John Sauven, executive director of Greenpeace UK, said: “The climate minister has admitted we’re in the grip of a climate emergency.
“The environment secretary has declared air pollution one of the biggest threats to public health in the UK.
“So how can ministers justify building a runway that’s bound to make both problems much worse?
“Governments are very happy to talk the talk when it comes to protecting the air we breathe and the climate we all share but, unfortunately, getting them to walk the walk often takes legal action.”
A Department for Transport spokeswoman previously said: “Expansion at Heathrow is a critical programme which will provide a boost to the economy, increase our international links and create tens of thousands of new jobs.
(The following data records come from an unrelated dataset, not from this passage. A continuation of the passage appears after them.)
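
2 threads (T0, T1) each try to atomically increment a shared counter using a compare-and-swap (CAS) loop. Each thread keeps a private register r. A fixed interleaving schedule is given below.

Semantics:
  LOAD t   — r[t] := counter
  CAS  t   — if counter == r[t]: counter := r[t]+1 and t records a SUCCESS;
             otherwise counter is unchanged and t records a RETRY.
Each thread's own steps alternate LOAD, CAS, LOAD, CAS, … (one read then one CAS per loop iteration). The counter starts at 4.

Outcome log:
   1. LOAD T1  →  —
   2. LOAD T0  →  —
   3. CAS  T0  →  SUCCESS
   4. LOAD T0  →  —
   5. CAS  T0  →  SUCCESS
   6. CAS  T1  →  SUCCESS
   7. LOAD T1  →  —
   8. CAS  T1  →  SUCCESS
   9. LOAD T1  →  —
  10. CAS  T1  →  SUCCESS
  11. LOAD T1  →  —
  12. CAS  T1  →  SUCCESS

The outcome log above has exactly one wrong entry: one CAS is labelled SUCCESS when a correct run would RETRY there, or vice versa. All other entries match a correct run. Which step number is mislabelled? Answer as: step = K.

Re-executing:
T1 LOAD — after: cnt=4, r=4 — load
T0 LOAD — after: cnt=4, r=4 — load
T0 CAS — after: cnt=5, r=4 — ok
T0 LOAD — after: cnt=5, r=5 — load
T0 CAS — after: cnt=6, r=5 — ok
T1 CAS — after: cnt=6, r=4 — retry
T1 LOAD — after: cnt=6, r=6 — load
T1 CAS — after: cnt=7, r=6 — ok
T1 LOAD — after: cnt=7, r=7 — load
T1 CAS — after: cnt=8, r=7 — ok
T1 LOAD — after: cnt=8, r=8 — load
T1 CAS — after: cnt=9, r=8 — ok
Log disagrees first at step 6.

step = 6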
“As with any major infrastructure project, we have been anticipating legal challenges and will robustly defend our position.
“Today’s hearing does not impact on the work Heathrow is undertaking on its application for planning consent or the timetable to deliver this much-needed runway.”
A Heathrow spokeswoman previously said: “We are participating in the legal challenges as an interested party given our role as the promoter of this critically important, national project.
“Our work in delivering Britain’s new runway will continue in tandem with this process following overwhelming support in Parliament.
“We remain focused on the work needed for our development consent order submission in 2020 and we are getting on with the delivery of this project which will benefit the whole of the UK.”